The Plan to Rebuild New Orleans Part I…The Controversy

From Scout:

To say the Plan to Bring Back New Orleans is controversial and problematic is an understatement. In this post I’ll lay out the controversy and the following post looks at the plan and apparent problems. Reaction at a meeting to unveil the plan also unveiled the controversy ….

The proposal also drew a pre-emptive Bronx cheer from City Council members, who held a news conference minutes before the unveiling to assail it.


“We don’t want to wait four months,” said Jeb Bruneau, president of the Lakeview Civic Association. “We want to be able to go down to City Hall and get permits. We have the means to help ourselves, so don’t get in our way.”

Others called the plan a “land grab” cooked up by greedy developers.

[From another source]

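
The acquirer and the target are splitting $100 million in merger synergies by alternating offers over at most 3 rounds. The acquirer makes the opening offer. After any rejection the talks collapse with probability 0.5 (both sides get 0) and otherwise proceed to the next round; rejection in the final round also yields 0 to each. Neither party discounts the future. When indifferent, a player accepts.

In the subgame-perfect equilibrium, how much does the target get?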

Carolyn Parker of the Lower 9th Ward warned the group that her home would be taken “over my dead body.” Rodney Craft, also of the 9th Ward, warned: “If you come to take our property, you better come ready.”


Perceived as the driving force behind the proposal, Canizaro took much of the heat Wednesday. During roll call, scattered boos broke out when his name was announced. More than one speaker mentioned him by name.

“Mr. Joe Canizaro, I don’t know you, but I hate you,” eastern New Orleans resident Harvey Bender said. “You’ve been in the background trying to scheme to get our land.”


Individual residents were not the only ones to attack the plan. In a news release, ACORN leaders said the four-month window was far too narrow for neighborhoods to prove their sustainability. Dorothy Stukes, spokeswoman for the agency’s Katrina Survivors Association, said: “They are just changing the rules around to justify a land grab.”

NAACP branch President Danatus King, meanwhile, suggested that the plan was designed to help “fat cats” and a “chosen few,” pointing in particular to sections of town that the land use panel described as “infill areas” where large commercial, industrial and residential development might occur.

Canizaro who chairs the urban land use panel is definitely a driving force behind The Plan. That he would be a lightning rod for disdain and mistrust of his motives is understandable given his history and background. (see yesterday’s post). In what is gearing up to be the greatest fight against City Hall in American history, the proverbial little guys (residents) must know they are at a clear disadvantage against the juiced Canizaro. In looking at the ability to get the money to implement the plan the Times Picayune notes that “Moreover, Joe Canizaro, the banker and developer who chairs the land-use panel, is a leading Bush fund-raiser with enviable access to the White House.” Obviously this is an advantage Canizaro brings to the table. Does it outweigh his liabilities? It’s a question that should be addressed.The option of removing Canizaro ought to be on the table. It’s an obvious starting point in moving the plan forward.